As autoridades dizem que nos últimos meses se intensificaram os debates e os planos a respeito de como lidar com a prisão. O próprio presidente George W. Bush admite que as condições do local mancharam a imagem dos EUA no mundo.

'Todos estão de acordo que precisamos encontrar uma forma que afinal nos leve ao fechamento de Guantánamo, o que é a decisão política do presidente. É uma questão muito complicada', disse Gordon Johndroe, porta-voz do Conselho de Segurança Nacional.

A Suprema Corte deve decidir nas próximas semanas se os presos de Guantánamo gozam das proteções jurídicas da Constituição norte-americana, apesar de estarem oficialmente em território cubano -- onde os EUA estão presentes há cerca de um século.
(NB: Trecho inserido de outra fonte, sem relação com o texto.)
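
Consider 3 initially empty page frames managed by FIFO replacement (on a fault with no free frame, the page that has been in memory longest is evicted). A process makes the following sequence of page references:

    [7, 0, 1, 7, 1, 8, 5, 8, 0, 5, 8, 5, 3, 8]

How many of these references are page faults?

7 -> miss, frames (7)
0 -> miss, frames (7 0)
1 -> miss, frames (7 0 1)
7 -> hit
1 -> hit
8 -> miss, evict 7, frames (0 1 8)
5 -> miss, evict 0, frames (1 8 5)
8 -> hit
0 -> miss, evict 1, frames (8 5 0)
5 -> hit
8 -> hit
5 -> hit
3 -> miss, evict 8, frames (5 0 3)
8 -> miss, evict 5, frames (0 3 8)
Page faults: 8.

8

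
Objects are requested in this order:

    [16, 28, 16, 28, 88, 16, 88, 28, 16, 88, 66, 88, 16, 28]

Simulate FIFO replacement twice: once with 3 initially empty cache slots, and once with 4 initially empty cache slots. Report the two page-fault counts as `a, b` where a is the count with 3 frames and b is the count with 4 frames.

6, 4

3 frames: F F . . F . . . . . F . F F → 6 faults.
4 frames: F F . . F . . . . . F . . . → 4 faults.
4 < 6: adding a frame reduced faults, as is typical.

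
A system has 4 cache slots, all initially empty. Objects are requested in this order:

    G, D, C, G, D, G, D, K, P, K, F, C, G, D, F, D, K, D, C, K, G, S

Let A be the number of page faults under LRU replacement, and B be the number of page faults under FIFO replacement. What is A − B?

2

Under LRU: F F F . . . . F F . F F F F . . F . F . F F → 13 faults.
Under FIFO: F F F . . . . F F . F . F F . . F . F . . F → 11 faults.
A − B = 13 − 11 = 2.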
'Se a Suprema Corte concluir que os detentos têm direitos constitucionais, então haveria pouca diferença jurídica entre mantê-los em Guantánamo ou mantê-los no território continental', disse uma fonte do governo.

'É possível que a decisão da Suprema Corte forneça o empurrão para uma decisão política de fechar Guantánamo', acrescentou a fonte.
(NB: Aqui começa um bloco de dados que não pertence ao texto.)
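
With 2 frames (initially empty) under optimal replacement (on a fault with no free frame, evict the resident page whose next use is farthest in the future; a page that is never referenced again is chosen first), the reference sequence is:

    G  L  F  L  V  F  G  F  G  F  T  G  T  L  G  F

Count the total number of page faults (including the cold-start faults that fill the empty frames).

8

G -> fault, frames [G]
L -> fault, frames [G, L]
F -> fault, evict G, frames [L, F]
L -> hit
V -> fault, evict L, frames [F, V]
F -> hit
G -> fault, evict V, frames [F, G]
F -> hit
G -> hit
F -> hit
T -> fault, evict F, frames [G, T]
G -> hit
T -> hit
L -> fault, evict T, frames [G, L]
G -> hit
F -> fault, evict L, frames [G, F]
Page faults: 8.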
A maioria dos 270 presos atualmente no local foi capturada no Afeganistão e está confinada em Guantánamo há anos, sem nem mesmo receber acusações formais. Mais de 500 presos já foram libertados, sendo nove na quinta-feira.
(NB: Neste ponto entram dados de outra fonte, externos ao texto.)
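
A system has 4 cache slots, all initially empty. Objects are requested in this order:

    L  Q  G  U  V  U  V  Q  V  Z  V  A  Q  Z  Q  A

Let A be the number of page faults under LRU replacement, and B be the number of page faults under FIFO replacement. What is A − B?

-1

Under LRU: F F F F F . . . . F . F . . . . → 7 faults.
Under FIFO: F F F F F . . . . F . F F . . . → 8 faults.
A − B = 7 − 8 = -1.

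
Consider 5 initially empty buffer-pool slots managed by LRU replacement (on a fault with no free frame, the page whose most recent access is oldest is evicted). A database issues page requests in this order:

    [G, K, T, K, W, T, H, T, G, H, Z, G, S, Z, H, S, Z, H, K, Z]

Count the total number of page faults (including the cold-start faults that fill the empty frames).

8

G: fault, frames (G)
K: fault, frames (G K)
T: fault, frames (G K T)
K: hit
W: fault, frames (G T K W)
T: hit
H: fault, frames (G K W T H)
T: hit
G: hit
H: hit
Z: fault, evict K, frames (W T G H Z)
G: hit
S: fault, evict W, frames (T H Z G S)
Z: hit
H: hit
S: hit
Z: hit
H: hit
K: fault, evict T, frames (G S Z H K)
Z: hit
Page faults: 8.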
O governo diz que pretende julgar de 60 a 80 dos que restam em tribunais de crimes de guerra.

'Gostaríamos de chegar ao dia em que possamos afinal fechar Guantánamo. Não queremos ser os carcereiros do mundo', disse o capitão-de-fragata Jeffrey Gordon, porta-voz do Pentágono.

Matthew Waxman, ex-funcionário dos departamentos de Defesa e Estado encarregado de lidar com os presos, é um defensor do fechamento da prisão, mas diz que a decisão da Suprema Corte pode ser uma faca de dois gumes, porque a concessão das garantias constitucionais aos presos poderia levar à conclusão de que não há por que removê-los.

'A grande crítica a Guantánamo é que ela representa um chamado 'buraco negro jurídico'', disse Waxman, atualmente professor de Direito da Universidade Columbia, em Nova York.

Bush e os secretários Condoleezza Rice (Estado) e Robert Gates (Defesa) se dizem favoráveis à desativação, mas citam razões logísticas e outros problemas que estariam impedindo isso.

Também há no governo a intenção de anunciar o fechamento da prisão ainda no governo Bush, para não deixar que o sucessor, eventualmente da oposição, fique com esse crédito.